Firstly, I must be honest and say that I do not grow heathers. I have never wanted to as they are not my sort of plants and do not evoke the sort of garden I aim for. They are too reminiscent of open mountain or bog land, rural scenes which can be very beautiful and which I can enjoy in their own place but which I have no desire to reproduce or emulate within my own garden.
If I lived elsewhere on a high hillside or on the edge of the bog rather than in flat, fertile Co Meath I might feel more at ease with heat hers and the landscape and style which they invoke. Not everyone wants my sort of garden so I must allow consideration for those who have a different taste and seek a different style.
I must agree with the press release: "Heathers give good colour all year long, they are evergreen, they provide good ground cover and they require little maintenance". Perhaps that is one reason I do not warm to them - there is not enough seasonal variation and in requiring little maintenance they deny me the pleasure of constantly attending to their needs. Some gardeners do enjoy and relish ongoing tasks; that surely is what gardening is about and for many of us, a maintenance-free garden would have no fascination or attraction.
But for those with little time and less inclination for the sometimes incessant demands of many plants and flowers, heathers could be the answer. If you must devote spare time to golf, to fishing, to card playing, to socialising or just shifting your money around, then an expanse of heathers might fill a space and offer a pleasing undemanding sameness, a reassuring presence in the garden.

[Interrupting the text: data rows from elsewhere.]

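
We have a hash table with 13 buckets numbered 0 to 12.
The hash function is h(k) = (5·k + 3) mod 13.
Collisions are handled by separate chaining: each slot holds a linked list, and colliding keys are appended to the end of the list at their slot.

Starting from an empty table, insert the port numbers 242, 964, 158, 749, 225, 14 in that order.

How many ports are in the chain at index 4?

Insert 242: h=4, bucket 4 empty → new chain.
Insert 964: h=0, bucket 0 empty → new chain.
Insert 158: h=0, bucket 0 nonempty → append to chain.
Insert 749: h=4, bucket 4 nonempty → append to chain.
Insert 225: h=10, bucket 10 empty → new chain.
Insert 14: h=8, bucket 8 empty → new chain.
Final buckets:
0: 964 -> 158
1: ∅
2: ∅
3: ∅
4: 242 -> 749
5: ∅
6: ∅
7: ∅
8: 14
9: ∅
10: 225
11: ∅
12: ∅

2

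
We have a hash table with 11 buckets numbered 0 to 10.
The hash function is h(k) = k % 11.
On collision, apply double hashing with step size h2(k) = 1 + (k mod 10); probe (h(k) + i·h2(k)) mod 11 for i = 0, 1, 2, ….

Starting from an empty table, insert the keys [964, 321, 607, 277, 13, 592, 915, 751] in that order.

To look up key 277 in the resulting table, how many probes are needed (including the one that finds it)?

4

964: h=7 => slot 7
321: h=2 => slot 2
607: h=2, h2=8, probe 2,10 => slot 10
277: h=2, h2=8, probe 2,10,7,4 => slot 4
13: h=2, h2=4, probe 2,6 => slot 6
592: h=9 => slot 9
915: h=2, h2=6, probe 2,8 => slot 8
751: h=3 => slot 3
Table: [—, —, 321, 751, 277, —, 13, 964, 915, 592, 607]
Lookup 277: h=2, h2=8, probe 2,10,7,4 → found at 4.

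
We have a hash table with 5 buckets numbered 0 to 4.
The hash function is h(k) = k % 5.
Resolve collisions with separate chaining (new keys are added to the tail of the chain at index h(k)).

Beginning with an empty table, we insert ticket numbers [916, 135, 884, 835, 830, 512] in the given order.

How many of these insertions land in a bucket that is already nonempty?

2

916 → bucket 1
135 → bucket 0
884 → bucket 4
835 → bucket 0 (collision)
830 → bucket 0 (collision)
512 → bucket 2
Final buckets:
0: 135 -> 835 -> 830
1: 916
2: 512
3: —
4: 884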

There is a general perception that heathers require an acid soil and that holds true for most of them, so they will be quite at home where rhododendrons thrive. As ground cover under camellias, azaleas or rhodos they can be very useful and will provide an additional attraction. By carefully selecting plants, flowering virtually all year round can be achieved. Those who garden on a limey or alkaline soil need not feel entirely left out as winter flowering heathers are lime tolerant and could be used to provide winter colour in an appropriate setting where the gardener likes that sort of display. One of the winter flowering forms is Erica erigena, an Irish native known in Connemara and Co Mayo. It also occurs in France near Bordeaux and in Spain and Portugal. Like the arbutus, the Killarney Strawberry Tree, it is one of those plants unknown in Britain but indigenous to parts of the west and to Mediterranean regions.
In good conditions Erica erigena can make a substantial shrub up to 10 feet tall, a pleasant change from the more usual prostrate habit of heathers. In the wild the flowers can be pale purple and rarely white or pale pink.
SOME of the pink coloured variations have been named and are readily available in the trade.
"Irish Salmon" and "Irish Dusk" are two which were collected in Co Mayo about 30 years ago. A nice specimen even a few feet in height could look very nice in the right place.
What I find disturbing about heathers is the tendency in gardens to go for massed planting - great beds of heather and nothing else. That sort of treatment runs the thing to death, creating a vista of unending boredom. What heather growers need is a little restraint and variation. Just as an enforced diet of cabbage or potatoes could seriously damage physical and mental health, too much heather can wear one down.